The timing of the US request, during an ongoing High Court legal trial in London, is sure to give Dr Lynch’s defence team plenty of ammunition to use against US authorities.
The US move was heavily criticised by the former Brexit Secretary David Davies, who according to the Daily Telegraph condemned America’s attempt to extradite the tech billionaire at an “extraordinarily inappropriate time.”
It is understood that officials at the US Department of Justice (DoJ) filed the extradition request in September.
Lynch is wanted in the US to stand trial in California over 17 alleged criminal charges of securities and wire fraud over the Autonomy deal.

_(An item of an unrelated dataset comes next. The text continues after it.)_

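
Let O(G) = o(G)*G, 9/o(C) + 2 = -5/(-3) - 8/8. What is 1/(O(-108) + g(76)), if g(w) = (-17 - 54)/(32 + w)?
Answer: 108/78661 ≈ 0.0013730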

And in a hearing in the federal court in San Francisco last week, Judge Charles Breyer reportedly issued an order asking the US State Department to present a timetable for extradition proceedings by 1 December.
But the issue is that Dr Lynch is currently tied up with a £5bn court battle in London which began in March this year, meaning that DoJ authorities would have been perfectly aware of this case currently being tried in a UK court, when they filed their request.
In June Dr Lynch took to the stand to deny HP’s allegations that he mislead markets and inflated his firm’s value before it was sold to Hewlett Packard (HP) for $11bn (£8.7 billion) way back in 2011.
HP’s acquisition of Autonomy resulted in much bitter mud slinging after HP filed an $8.8bn writedown of Autonomy just a year later in 2012.
During his lengthy testimony on the stand, the 54 year old hit out at HP and its management, in particular HP’s former CEO Meg Whitman (she is now CEO of HPE).
At the time, the Financial Times quoted Lynch as saying that Whitman was “out of her depth” and “could not cope with all the fires” at the company.
Dr Lynch has always denied misleading investors, auditors and the market. Dr Lynch’s team has also stated that the dispute stems from a misunderstanding of UK and US accounting rules.
He reportedly said in a witness statement that he had been made a “scapegoat” when HP, under Whitman, failed to integrate Autonomy and blamed “managerial infighting, poor planning, lack of leadership. and, most critically, HP’s decision to push out the key people responsible.”
According to Dr Lynch, HP in 2012 was riven with political infighting and Whitman was “out of her depth” because “HP was in total crisis and Whitman could not cope with all the fires.
Lynch also denied being involved in the disputed transactions identified by HPE, and said that the majority of the disputed transactions “generally occurred below my level” and as a FTSE 100 chief executive: “I was not aware of every transaction going on around the world in all of Autonomy’s various subsidiaries”.
The FT reported that Dr Lynch had said he relied on accountants Deloitte and added that: “I do not believe that there was anything materially wrong with Autonomy’s accounts.”
In May 2018, the legal tussle between HP and British software firm Autonomy in the United States resulted in a victory for the American tech firm, after Autonomy’s former chief financial officer Sushovan Hussain was found guilty of artificially inflating the firm’s financial position before it was sold. Hussain is currently serving five years in prison in the US.
The UK court case meanwhile continues, despite the US extradition request.
HP’s acquisition of Autonomy in 2011 was the largest-ever buyout of a European technology firm. The deal was intended to spearhead HP’s move into software, but instead HP a year later wrote off three-quarters of what it had paid.
In September 2016 HPE sold its software business, including the Autonomy operation, to British IT firm Micro Focus for only $8.8 billion (£7bn).
In April 2015 HP had sued Hussain and Autonomy co-founder Mike Lynch for $5.1 billion in London’s High Court of Justice, making similar claims of fraud, in a case believed to be the largest-ever civil prosecution of British nationals.
On this side of the Atlantic, the Serious Fraud Office (SFO) in Britain closed its investigation into the sale of Autonomy to HP, claiming there was ‘insufficient evidence’ for a realistic prospect of conviction.
Dr Mike Lynch countersued HP for $160m in 2015, saying at the time the company had ruined his reputation and that it was “incompetent in its operation of Autonomy”, leading to the acquisition’s failure.